Elektrolokomotive 118 003-3

Die erste deutsche Elektrolokomotive

1935

Für die Konkurrenz zum Straßenverkehr

Mit der Ende der 1920er Jahre einsetzenden Konkurrenz durch den Straßenverkehr versuchte die Deutsche Reichsbahn, die Geschwindigkeiten im Schnellzugverkehr zu erhöhen. Hierzu wurde ab 1935 die Ellok-Baureihe E 18 beschafft.

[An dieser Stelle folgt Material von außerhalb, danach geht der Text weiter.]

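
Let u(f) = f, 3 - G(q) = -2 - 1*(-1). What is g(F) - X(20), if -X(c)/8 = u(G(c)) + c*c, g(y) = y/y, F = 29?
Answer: 3233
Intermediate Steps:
G(q) = 4 (G(q) = 3 - (-2 - 1*(-1)) = 3 - (-2 + 1) = 3 - 1*(-1) = 3 + 1 = 4)
g(y) = 1
X(c) = -32 - 8*c**2 (X(c) = -8*(4 + c*c) = -8*(4 + c**2) = -32 - 8*c**2)
g(F) - X(20) = 1 - (-32 - 8*20**2) = 1 - (-32 - 8*400) = 1 - (-32 - 3200) = 1 - 1*(-3232) = 1 + 3232 = 3233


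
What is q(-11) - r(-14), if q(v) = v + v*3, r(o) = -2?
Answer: -42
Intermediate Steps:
q(v) = 4*v (q(v) = v + 3*v = 4*v)
q(-11) - r(-14) = 4*(-11) - 1*(-2) = -44 + 2 = -42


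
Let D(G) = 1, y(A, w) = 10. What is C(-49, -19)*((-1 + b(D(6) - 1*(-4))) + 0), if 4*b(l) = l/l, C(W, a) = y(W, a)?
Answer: -15/2 ≈ -7.5000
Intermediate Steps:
C(W, a) = 10
b(l) = 1/4 (b(l) = (l/l)/4 = (1/4)*1 = 1/4)
C(-49, -19)*((-1 + b(D(6) - 1*(-4))) + 0) = 10*((-1 + 1/4) + 0) = 10*(-3/4 + 0) = 10*(-3/4) = -15/2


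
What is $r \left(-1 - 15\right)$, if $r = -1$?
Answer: $16$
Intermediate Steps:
$r \left(-1 - 15\right) = - (-1 - 15) = \left(-1\right) \left(-16\right) = 16$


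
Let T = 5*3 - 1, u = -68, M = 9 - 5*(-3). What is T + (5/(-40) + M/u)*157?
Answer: -8301/136 ≈ -61.037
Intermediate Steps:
M = 24 (M = 9 + 15 = 24)
T = 14 (T = 15 - 1 = 14)
T + (5/(-40) + M/u)*157 = 14 + (5/(-40) + 24/(-68))*157 = 14 + (5*(-1/40) + 24*(-1/68))*157 = 14 + (-⅛ - 6/17)*157 = 14 - 65/136*157 = 14 - 10205/136 = -8301/136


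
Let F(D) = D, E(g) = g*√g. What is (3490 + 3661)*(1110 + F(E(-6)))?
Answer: 7937610 - 42906*I*√6 ≈ 7.9376e+6 - 1.051e+5*I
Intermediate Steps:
E(g) = g^(3/2)
(3490 + 3661)*(1110 + F(E(-6))) = (3490 + 3661)*(1110 + (-6)^(3/2)) = 7151*(1110 - 6*I*√6) = 7937610 - 42906*I*√6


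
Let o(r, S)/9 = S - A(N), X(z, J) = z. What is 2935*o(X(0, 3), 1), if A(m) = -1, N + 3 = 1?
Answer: 52830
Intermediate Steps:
N = -2 (N = -3 + 1 = -2)
o(r, S) = 9 + 9*S (o(r, S) = 9*(S - 1*(-1)) = 9*(S + 1) = 9*(1 + S) = 9 + 9*S)
2935*o(X(0, 3), 1) = 2935*(9 + 9*1) = 2935*(9 + 9) = 2935*18 = 52830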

Deren Konstruktion beruhte auf der 1932 in Dienst gestellten leichten Schnellzuglok der Baureihe 04, war jedoch erheblich weiterentwickelt: Als erste deutsche Ellok war sie aerodynamisch gestaltet und für Tempo 150 ausgelegt. Auch konnte sie erstmals im Sitzen und nicht wie bis dahin üblich im Stehen gesteuert werden.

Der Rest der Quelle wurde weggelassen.